Le Mus est le jeu de cartes emblématique du Pays Basque : quatre joueurs, deux équipes, un jeu espagnol de 40 cartes et quatre phases d'enchères — Haundia, Tipia, Pariak et Jokoa. Biscay Jph a voulu en faire une version en ligne fidèle aux véritables règles, jouable en solo contre des adversaires pilotés par l'IA et accessible en français, espagnol, basque et anglais. Je l'ai rejoint sur ce projet pour en construire tout l'univers visuel : donner à la partie le grain, la lumière et les visages d'un vrai Mus disputé au fond d'une auberge basque, un soir d'hiver. Puis, une fois le jeu en ligne, de lui donner sa voix : les vidéos qui l'expliquent et le font connaître, dans chacune de ses langues.
Le résultat : cinq personnages animés qui tiennent vraiment leur rôle à table — ils sourient, hésitent, se font des signes et encaissent la défaite — un jeu complet de 40 cartes conçu et réalisé de A à Z, un décor animé qui installe l'ambiance d'auberge dès la première seconde, et une chaîne YouTube alimentée par des agents IA : bandes-annonces et tutoriels de vingt minutes montés, sous-titrés et prêts à publier.

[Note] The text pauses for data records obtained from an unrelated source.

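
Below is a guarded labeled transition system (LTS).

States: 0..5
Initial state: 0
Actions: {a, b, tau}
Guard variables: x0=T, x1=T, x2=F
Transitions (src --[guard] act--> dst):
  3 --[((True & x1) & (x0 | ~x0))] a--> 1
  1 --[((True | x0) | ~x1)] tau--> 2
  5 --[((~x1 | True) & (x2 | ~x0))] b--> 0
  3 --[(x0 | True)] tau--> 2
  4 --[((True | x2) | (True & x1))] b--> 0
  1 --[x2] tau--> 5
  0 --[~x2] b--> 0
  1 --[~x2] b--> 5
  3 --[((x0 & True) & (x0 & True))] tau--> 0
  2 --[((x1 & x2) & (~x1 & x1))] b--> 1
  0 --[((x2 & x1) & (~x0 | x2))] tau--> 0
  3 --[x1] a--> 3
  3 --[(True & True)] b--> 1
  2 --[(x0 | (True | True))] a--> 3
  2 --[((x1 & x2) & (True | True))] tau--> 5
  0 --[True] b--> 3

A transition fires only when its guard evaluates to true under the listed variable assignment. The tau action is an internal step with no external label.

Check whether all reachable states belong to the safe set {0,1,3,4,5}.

Answer: INVARIANT VIOLATED at state 2

Trace:
Inv-set: {0,1,3,4,5}
Reach set: {0,1,2,3,5}
  0: ✓
  1: ✓
  2: outside
  3: ✓
  5: ✓
witness against invariant: b·tau → 2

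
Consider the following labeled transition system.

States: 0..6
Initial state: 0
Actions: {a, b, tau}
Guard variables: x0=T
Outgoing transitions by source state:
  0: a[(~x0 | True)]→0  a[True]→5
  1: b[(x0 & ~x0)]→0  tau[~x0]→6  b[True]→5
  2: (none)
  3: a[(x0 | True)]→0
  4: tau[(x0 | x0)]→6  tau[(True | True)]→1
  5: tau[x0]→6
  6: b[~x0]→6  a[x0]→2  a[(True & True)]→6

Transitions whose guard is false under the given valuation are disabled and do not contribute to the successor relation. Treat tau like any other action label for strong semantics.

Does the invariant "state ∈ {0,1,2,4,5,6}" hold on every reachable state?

Answer: INVARIANT HOLDS

Analysis:
Safe = {0,1,2,4,5,6}
R = {0,2,5,6}
  0: ✓
  2: ✓
  5: ✓
  6: ✓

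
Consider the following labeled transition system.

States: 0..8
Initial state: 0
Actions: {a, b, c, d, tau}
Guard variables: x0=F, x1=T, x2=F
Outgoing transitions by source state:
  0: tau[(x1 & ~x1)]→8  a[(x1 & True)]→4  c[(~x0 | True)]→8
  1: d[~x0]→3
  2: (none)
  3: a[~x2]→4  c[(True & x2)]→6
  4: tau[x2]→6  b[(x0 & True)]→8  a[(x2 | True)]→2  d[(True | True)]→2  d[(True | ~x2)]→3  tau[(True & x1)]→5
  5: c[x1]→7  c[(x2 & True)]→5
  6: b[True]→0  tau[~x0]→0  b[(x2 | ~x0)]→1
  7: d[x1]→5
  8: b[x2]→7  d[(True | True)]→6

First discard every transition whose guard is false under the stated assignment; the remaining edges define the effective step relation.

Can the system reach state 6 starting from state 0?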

Le cœur du travail visuel, ce sont les signes. Au Mus, les deux partenaires d'une même équipe communiquent par des signaux discrets, et il fallait qu'ils se lisent instantanément à l'écran sans jamais devenir caricaturaux : clin d'œil, langue tirée, lèvre inférieure mordue, sourcils haussés. J'ai donc conçu chaque personnage — Txomin, Oihana, Maider, Bixente et Patxi — avec sa propre gamme d'expressions animées, du visage neutre à la mimique qui trahit un jeu, en passant par les signes adressés au partenaire quand l'adversaire regarde ailleurs. À côté du casting, j'ai conçu et réalisé le jeu de cartes complet : les 40 cartes des quatre couleurs — oros, copas, espadas, bastos — et le dos commun, pensés pour rester lisibles aussi bien en main qu'au petit format d'une carte posée sur le tapis. J'ai enfin composé le décor animé de l'auberge, avec son feu de cheminée, sa lampe à pétrole, l'ikurriña au mur et le village qui scintille dans la nuit derrière la fenêtre, puis décliné cet univers en éléments graphiques pour la chaîne YouTube du jeu. Le second volet est venu après la mise en ligne : faire connaître le jeu. Plutôt que de monter chaque vidéo à la main, j'ai construit des workflows d'agents IA qui prennent en charge la chaîne de production complète — écriture du script, voix off, plans du jeu, montage, sous-titres, musique en boucle avec ducking sous la voix, miniature et fiche de publication YouTube avec titre, description, chapitres horodatés et mots-clés. Ces workflows ont sorti les bandes-annonces du jeu en français, en espagnol et en basque, aux formats 16:9 et 9:16, puis deux tutoriels complets — « Comment jouer au Mus » et « Cómo jugar al Mus », dix-neuf et vingt minutes — chacun décliné en version intégrale et en deux parties. Rejouer le même pipeline dans une autre langue redonne un film entier : c'est ce qui rend le jeu diffusable auprès du public hispanophone, bien plus large que le francophone, sans multiplier le travail d'autant.